In addition, no statistically significant findings were observed on the metadata we collected (age, sex, confidence with data analysis). This is as we expected, as we assume that because few people are ever taught how to correctly interpret infographic glyphs, the actual encoding mechanism people use is instinctive, and probably independent of any characteristic that might represent experience (e.g. age or confidence).
What drives the choice of encoding mechanism?
The clear driver of which encoding mechanism participants used seemed to be the relative size of the smaller circle B to A, see Figure 11.

The percentage of participants that were estimated to have used relative height as the encoding mechanism, by glyph type and function of actual relative height. As we might expect, participants overwhelmingly used height for bars, but for most glyphs the trend is that participants were more likely to use area for lower relative sizes, but more likely to use height as the relative height of B neared the same as A.
For all but bars, there was a strong positive linear relationship between the relative height of B and the percentage of participants we assessed as using relative height as the encoding mechanism. That is, participants tended to be more likely to use relative area as the preferred encoding mechanism when the relative height of B was less than around 50% of A. However, when the relative height of B was more than 50% this flipped, and it was more likely participants used height as the encoding mechanism.
The only major shifts away from this linear trend were for bars (as discussed above, participants overwhelmingly used height anyway) and circles, where for the latter it appears that people are more likely to use area than height until the relative size of B is at least 80% of A. We suspect this might have something to do with the ease of assessing height. In all other 2D glyphs there is a clear way to identify the height of the glyph, by comparing the straight vertical lines, whereas for circles this is less obvious, and thus might prompt more people to use area until the sizes of A and B are more similar.
Despite hypothesizing that the relative difference would influence the encoding mechanism (through the relationships shown in Figure 4), we did not expect such a strong relationship. However, it does feel plausible. As an example, observe the circle diagrams (as in Figure 3 or in the online supplementary information): when the relative difference is large (e.g. B is around 50% of A) then it feels right to use area as the basis for comparing the two circles, but as the relative difference decreases (e.g. if B is around 80%–90% of A) then it does feel more natural to use height to compare the two.
Discussion
Unlike many graphical perception studies, the aim of this study was not to assess accuracy of encoding mechanisms, but to test which encoding mechanism was used for different glyphs. We believe we have shown conclusively that many people will use relative height rather than area, even for glyphs where the overwhelming scientific consensus is that people should be using relative area (e.g. circles and squares).

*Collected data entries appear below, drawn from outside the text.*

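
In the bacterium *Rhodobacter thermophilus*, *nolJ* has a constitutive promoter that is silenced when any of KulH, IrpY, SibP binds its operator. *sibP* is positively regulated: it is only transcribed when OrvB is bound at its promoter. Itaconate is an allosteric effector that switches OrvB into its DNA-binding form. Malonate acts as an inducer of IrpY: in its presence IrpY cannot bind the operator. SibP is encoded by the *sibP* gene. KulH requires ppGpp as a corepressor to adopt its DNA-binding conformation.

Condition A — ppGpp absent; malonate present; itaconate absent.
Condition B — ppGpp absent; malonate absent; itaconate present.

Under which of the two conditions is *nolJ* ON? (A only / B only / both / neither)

Condition A:
ppGpp is absent, so KulH is inactive.
Malonate is present, so IrpY is inactive.
Itaconate is absent, so OrvB is inactive.
Required activator OrvB is absent, so *sibP* is not transcribed.
So SibP is not produced.
With no repressor bound, *nolJ* is transcribed.
→ *nolJ* is ON in A.
Condition B:
ppGpp is absent, so KulH is inactive.
Malonate is absent, so IrpY is active.
Itaconate is present, so OrvB is active.
No repressor is bound and OrvB is active, so *sibP* is transcribed.
So SibP is produced and active.
With repressor IrpY bound, *nolJ* is not transcribed.
→ *nolJ* is OFF in B.

A only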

In summary, our main hypotheses were largely confirmed: participants clearly used both height and area as encoding mechanisms to extract the part-whole relationship from glyphs with obvious “two dimensions” (squares, circles etc). Indeed there seemed to be a very strong relationship, with participants increasingly more likely to use height to compare glyphs as the relative size of B to A increased. When B was 60% or more of A it was more likely that participants used height than area for all glyphs apart from circles.
However, we did not expect quite such a linear relationship. The switch to height occurred at a lower relative difference to what we predicted (around 60% rather than 80%, although this was what we saw with circles). However, we did not observe such a switch when B was small compared to A, as we also hypothesized. Therefore, hypothesis 2 was only partly confirmed, and it seems that the choice of encoding mechanism does not entirely rest on how different the predicted value between area and height is (as illustrated in Figure 4).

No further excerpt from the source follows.